It begins as a liquid.
When it comes into contact with the surfaces it is designed to protect, it congeals to form a thin, protective layer of solid gel.
And when its targeted intruder is present, it instantly changes back into a liquid, simultaneously delivering a lethal dose of antiviral chemicals.
It sounds like science fiction, but researchers at the University of Utah are working to bring this new type of "molecular condom" into reality.
"The words 'molecular condom,' put together, really mean microbicide," said lead researcher Patrick Kiser, an assistant professor of bioengineering at the university.
Microbicides, chemicals applied to the vaginal area in order to protect against HIV, have been in development for nearly two decades.
Researchers are experimenting with a host of different forms, from chemical-laced rings to antiviral gels.
What makes this microbicide different is that it is activated by the very substance that potentially carried the HIV virus -- semen.
"We are using the potential disease-carrying agent -- in other words, the semen -- to trigger the release of the drug with the hopes that this would make the microbicide much more active," Kiser said.
"We're targeting the virus before it can interact with the woman's tissues."
Women using the gel would apply it to the vaginal area before sex.
Once exposed to the higher temperature of vaginal tissues, the polymer-based gel would solidify, forming a protective barrier that would coat vulnerable tissues.
In the presence of semen, which is less acidic than the normal conditions inside the vagina, the solid gel would melt, delivering a burst of anti-HIV chemicals.
In addition to offering targeted protection, the solid gel form could ideally allow a single application of the microbicide to last for days or weeks.
Currently, the research is focused on developing a gel that would only fight HIV infection, it would not prevent pregnancy.
However, Kiser says if the anti-HIV version one day proves successful, other applications could also be forthcoming.
"We haven't designed this as a contraceptive; however, it would be possible to put a contraceptive into the gel," he said. "It is really a medium for a drug."
The Utah molecular condom, if developed, could give women an additional option in protecting themselves against HIV and AIDS. The gel may prove particularly useful in some African cultures in which condom use is not highly accepted.
"This is an important new prevention strategy for women globally," said Michael Relf, chair of the department of nursing at Georgetown University.
"Strategies that allow women to individually reduce their risk for HIV is breakthrough because it removes the barriers of partner negotiation related to condom use. This could have significant impact on the incidence of HIV, both for woman and their future children," Relf said.
Technology Is Years Away
Those waiting for this novel new method of protection shouldn't hold their breath.
Kiser says five years to 10 years of additional research and trials will be needed to ensure safety and efficacy.
"Taking a slick idea from the lab and turning it into a useful drug or device is fraught with peril, as the project can fail at any point," said Dr. Judith Feinberg, a professor of medicine at the University of Cincinnati.
She says any one of a number of possible pitfalls could hinder the use of this microbicide -- from toxicity to an unacceptable taste or consistency.
Above all others, though, the question of effectiveness is perhaps the most important.
Though more than a dozen microbicides are currently in development, not one has yet been proven to deliver the efficacy afforded by other prophylactic methods, such as condoms.
Kiser says microbicides of the future could approach the effectiveness seen with barrier contraception.
"It is imminently doable to build a microbicide that has 90-percent effectiveness," Kiser said. "That is our hope."
But many say that when dealing with a virus like HIV, it is far better to be safe than sorry.

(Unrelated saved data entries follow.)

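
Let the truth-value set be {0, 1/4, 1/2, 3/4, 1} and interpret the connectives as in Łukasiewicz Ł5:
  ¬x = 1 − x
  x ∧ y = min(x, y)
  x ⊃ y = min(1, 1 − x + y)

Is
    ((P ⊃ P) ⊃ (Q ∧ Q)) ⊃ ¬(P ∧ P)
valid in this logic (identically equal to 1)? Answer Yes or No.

No

Counterexample: take P = 1/4, Q = 1.
P ⊃ P = 1/4 ⊃ 1/4 = 1
Q ∧ Q = 1 ∧ 1 = 1
(P ⊃ P) ⊃ (Q ∧ Q) = 1 ⊃ 1 = 1
P ∧ P = 1/4 ∧ 1/4 = 1/4
¬(P ∧ P) = ¬1/4 = 3/4
((P ⊃ P) ⊃ (Q ∧ Q)) ⊃ ¬(P ∧ P) = 1 ⊃ 3/4 = 3/4
This gives 3/4 ≠ 1.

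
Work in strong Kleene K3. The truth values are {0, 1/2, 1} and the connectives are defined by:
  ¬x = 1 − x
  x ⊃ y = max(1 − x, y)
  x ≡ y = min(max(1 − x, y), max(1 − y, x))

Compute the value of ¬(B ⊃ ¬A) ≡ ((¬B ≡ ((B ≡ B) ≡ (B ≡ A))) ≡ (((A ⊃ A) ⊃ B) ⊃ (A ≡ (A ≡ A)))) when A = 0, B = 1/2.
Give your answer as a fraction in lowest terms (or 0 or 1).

¬A = ¬0 = 1
B ⊃ ¬A = 1/2 ⊃ 1 = 1
¬(B ⊃ ¬A) = ¬1 = 0
¬B = ¬1/2 = 1/2
B ≡ B = 1/2 ≡ 1/2 = 1/2
B ≡ A = 1/2 ≡ 0 = 1/2
(B ≡ B) ≡ (B ≡ A) = 1/2 ≡ 1/2 = 1/2
¬B ≡ ((B ≡ B) ≡ (B ≡ A)) = 1/2 ≡ 1/2 = 1/2
A ⊃ A = 0 ⊃ 0 = 1
(A ⊃ A) ⊃ B = 1 ⊃ 1/2 = 1/2
A ≡ A = 0 ≡ 0 = 1
A ≡ (A ≡ A) = 0 ≡ 1 = 0
((A ⊃ A) ⊃ B) ⊃ (A ≡ (A ≡ A)) = 1/2 ⊃ 0 = 1/2
(¬B ≡ ((B ≡ B) ≡ (B ≡ A))) ≡ (((A ⊃ A) ⊃ B) ⊃ (A ≡ (A ≡ A))) = 1/2 ≡ 1/2 = 1/2
¬(B ⊃ ¬A) ≡ ((¬B ≡ ((B ≡ B) ≡ (B ≡ A))) ≡ (((A ⊃ A) ⊃ B) ⊃ (A ≡ (A ≡ A)))) = 0 ≡ 1/2 = 1/2

1/2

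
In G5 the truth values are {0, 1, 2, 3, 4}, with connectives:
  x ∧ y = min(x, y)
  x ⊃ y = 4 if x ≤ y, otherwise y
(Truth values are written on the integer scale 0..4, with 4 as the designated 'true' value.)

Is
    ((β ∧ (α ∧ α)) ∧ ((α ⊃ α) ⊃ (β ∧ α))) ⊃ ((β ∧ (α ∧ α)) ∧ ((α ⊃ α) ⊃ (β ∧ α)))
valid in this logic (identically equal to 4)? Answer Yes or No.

Yes

At α = 3, β = 1, for instance:
α ∧ α = 3 ∧ 3 = 3
β ∧ (α ∧ α) = 1 ∧ 3 = 1
α ⊃ α = 3 ⊃ 3 = 4
β ∧ α = 1 ∧ 3 = 1
(α ⊃ α) ⊃ (β ∧ α) = 4 ⊃ 1 = 1
(β ∧ (α ∧ α)) ∧ ((α ⊃ α) ⊃ (β ∧ α)) = 1 ∧ 1 = 1
((β ∧ (α ∧ α)) ∧ ((α ⊃ α) ⊃ (β ∧ α))) ⊃ ((β ∧ (α ∧ α)) ∧ ((α ⊃ α) ⊃ (β ∧ α))) = 1 ⊃ 1 = 4
and checking the remaining 24 assignments likewise gives ≥ 4 in every case.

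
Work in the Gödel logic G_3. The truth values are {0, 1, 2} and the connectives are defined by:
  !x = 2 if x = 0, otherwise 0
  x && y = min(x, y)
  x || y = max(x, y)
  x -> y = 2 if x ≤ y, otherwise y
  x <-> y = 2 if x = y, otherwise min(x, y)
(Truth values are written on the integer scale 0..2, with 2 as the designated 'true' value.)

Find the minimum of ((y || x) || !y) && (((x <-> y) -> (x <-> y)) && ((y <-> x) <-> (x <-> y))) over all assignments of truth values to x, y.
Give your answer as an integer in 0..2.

1

Take x = 0, y = 1:
y || x = 1 || 0 = 1
!y = !1 = 0
(y || x) || !y = 1 || 0 = 1
x <-> y = 0 <-> 1 = 0
x <-> y = 0 <-> 1 = 0
(x <-> y) -> (x <-> y) = 0 -> 0 = 2
y <-> x = 1 <-> 0 = 0
x <-> y = 0 <-> 1 = 0
(y <-> x) <-> (x <-> y) = 0 <-> 0 = 2
((x <-> y) -> (x <-> y)) && ((y <-> x) <-> (x <-> y)) = 2 && 2 = 2
((y || x) || !y) && (((x <-> y) -> (x <-> y)) && ((y <-> x) <-> (x <-> y))) = 1 && 2 = 1
No assignment yields a value below 1, so this is the minimum.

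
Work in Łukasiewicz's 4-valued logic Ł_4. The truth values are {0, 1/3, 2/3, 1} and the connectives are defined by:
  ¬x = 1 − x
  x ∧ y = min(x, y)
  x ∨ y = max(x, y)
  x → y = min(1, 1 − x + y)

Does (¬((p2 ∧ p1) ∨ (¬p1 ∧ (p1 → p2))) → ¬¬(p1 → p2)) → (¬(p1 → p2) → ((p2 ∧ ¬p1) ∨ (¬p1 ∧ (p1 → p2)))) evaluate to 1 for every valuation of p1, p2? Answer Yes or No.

No

Counterexample: take p1 = 1, p2 = 1/3.
p2 ∧ p1 = 1/3 ∧ 1 = 1/3
¬p1 = ¬1 = 0
p1 → p2 = 1 → 1/3 = 1/3
¬p1 ∧ (p1 → p2) = 0 ∧ 1/3 = 0
(p2 ∧ p1) ∨ (¬p1 ∧ (p1 → p2)) = 1/3 ∨ 0 = 1/3
¬((p2 ∧ p1) ∨ (¬p1 ∧ (p1 → p2))) = ¬1/3 = 2/3
p1 → p2 = 1 → 1/3 = 1/3
¬(p1 → p2) = ¬1/3 = 2/3
¬¬(p1 → p2) = ¬2/3 = 1/3
¬((p2 ∧ p1) ∨ (¬p1 ∧ (p1 → p2))) → ¬¬(p1 → p2) = 2/3 → 1/3 = 2/3
p1 → p2 = 1 → 1/3 = 1/3
¬(p1 → p2) = ¬1/3 = 2/3
¬p1 = ¬1 = 0
p2 ∧ ¬p1 = 1/3 ∧ 0 = 0
¬p1 = ¬1 = 0
p1 → p2 = 1 → 1/3 = 1/3
¬p1 ∧ (p1 → p2) = 0 ∧ 1/3 = 0
(p2 ∧ ¬p1) ∨ (¬p1 ∧ (p1 → p2)) = 0 ∨ 0 = 0
¬(p1 → p2) → ((p2 ∧ ¬p1) ∨ (¬p1 ∧ (p1 → p2))) = 2/3 → 0 = 1/3
(¬((p2 ∧ p1) ∨ (¬p1 ∧ (p1 → p2))) → ¬¬(p1 → p2)) → (¬(p1 → p2) → ((p2 ∧ ¬p1) ∨ (¬p1 ∧ (p1 → p2)))) = 2/3 → 1/3 = 2/3
This gives 2/3 ≠ 1.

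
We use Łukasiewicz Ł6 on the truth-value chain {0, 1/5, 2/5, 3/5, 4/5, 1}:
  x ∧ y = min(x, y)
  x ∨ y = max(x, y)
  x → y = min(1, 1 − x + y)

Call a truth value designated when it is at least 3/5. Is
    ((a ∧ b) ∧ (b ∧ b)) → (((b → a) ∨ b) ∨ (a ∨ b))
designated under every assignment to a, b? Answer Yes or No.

At a = 1/5, b = 4/5, for instance:
a ∧ b = 1/5 ∧ 4/5 = 1/5
b ∧ b = 4/5 ∧ 4/5 = 4/5
(a ∧ b) ∧ (b ∧ b) = 1/5 ∧ 4/5 = 1/5
b → a = 4/5 → 1/5 = 2/5
(b → a) ∨ b = 2/5 ∨ 4/5 = 4/5
a ∨ b = 1/5 ∨ 4/5 = 4/5
((b → a) ∨ b) ∨ (a ∨ b) = 4/5 ∨ 4/5 = 4/5
((a ∧ b) ∧ (b ∧ b)) → (((b → a) ∨ b) ∨ (a ∨ b)) = 1/5 → 4/5 = 1
and checking the remaining 35 assignments likewise gives ≥ 3/5 in every case.

Yes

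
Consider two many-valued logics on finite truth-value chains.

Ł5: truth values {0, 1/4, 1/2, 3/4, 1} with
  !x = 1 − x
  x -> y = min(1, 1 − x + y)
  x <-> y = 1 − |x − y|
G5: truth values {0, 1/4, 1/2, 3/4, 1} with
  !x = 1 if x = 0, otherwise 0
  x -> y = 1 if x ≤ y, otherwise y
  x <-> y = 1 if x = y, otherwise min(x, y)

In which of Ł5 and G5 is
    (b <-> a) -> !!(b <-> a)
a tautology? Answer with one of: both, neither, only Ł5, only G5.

In Ł5: every assignment gives 1 — tautology.
In G5: every assignment gives 1 — tautology.

both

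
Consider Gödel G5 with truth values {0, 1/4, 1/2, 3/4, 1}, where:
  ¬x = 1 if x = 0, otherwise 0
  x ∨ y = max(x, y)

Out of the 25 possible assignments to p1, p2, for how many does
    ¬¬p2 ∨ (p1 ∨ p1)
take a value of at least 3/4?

value 1: 21 assignments (counts)
value 3/4: 1 assignment (counts)
value 1/2: 1 assignment
value 1/4: 1 assignment
value 0: 1 assignment
So 22 of the 25 assignments meet the threshold.

22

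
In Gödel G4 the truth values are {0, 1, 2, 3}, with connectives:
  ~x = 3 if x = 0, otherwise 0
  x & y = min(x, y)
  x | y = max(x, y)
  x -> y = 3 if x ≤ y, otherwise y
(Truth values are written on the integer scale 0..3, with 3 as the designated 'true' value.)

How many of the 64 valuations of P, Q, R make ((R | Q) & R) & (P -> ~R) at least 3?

4

value 3: 4 assignments (counts)
value 2: 4 assignments
value 1: 4 assignments
value 0: 52 assignments
So 4 of the 64 assignments meet the threshold.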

"I, however, think we should still use with condoms when possible," said Dr. Kristin Ries, professor of internal medicine at the University of Utah. "I would not discourage condoms at all as they have shown to be very effective in prevention of HIV spread in many studies."
"We need large, controlled studies, even to be sure it is safe, then to see if [it's] effective. These will be difficult to do as ethically, as I think we must not recommend [microbicides] without condoms," Ries said.
Another Weapon in the Anti-AIDS Arsenal?
Experts still see microbicides as a potentially important tool in the fight against HIV.
"Microbicides are not going to be the ultimate solution for the HIV pandemic," Kiser said. "But I think the idea is that between this and condoms and testing and education, we can kind of cut the top off of the expansion of the pandemic and get it more under control."
"None have been approved as none have proven safe and effective yet; however, developing one would be great in the fight against HIV," Ries said. "Also, it would put the prevention in the hands of women who do not have choices in many cultures."
Feinberg says a lack of interest on the part of pharmaceutical companies is also slowing the development of microbicides. However, she says such chemicals could be useful.
"Microbicides have great potential, I think, to slow the spread of the epidemic," Feinberg said. "An option for protection against HIV and other STDs that would be under the woman's control would be significant."
"Right now women are dependent on their partners' willingness to access and use a condom, and convincing men to do this has not proven to be easy," she said.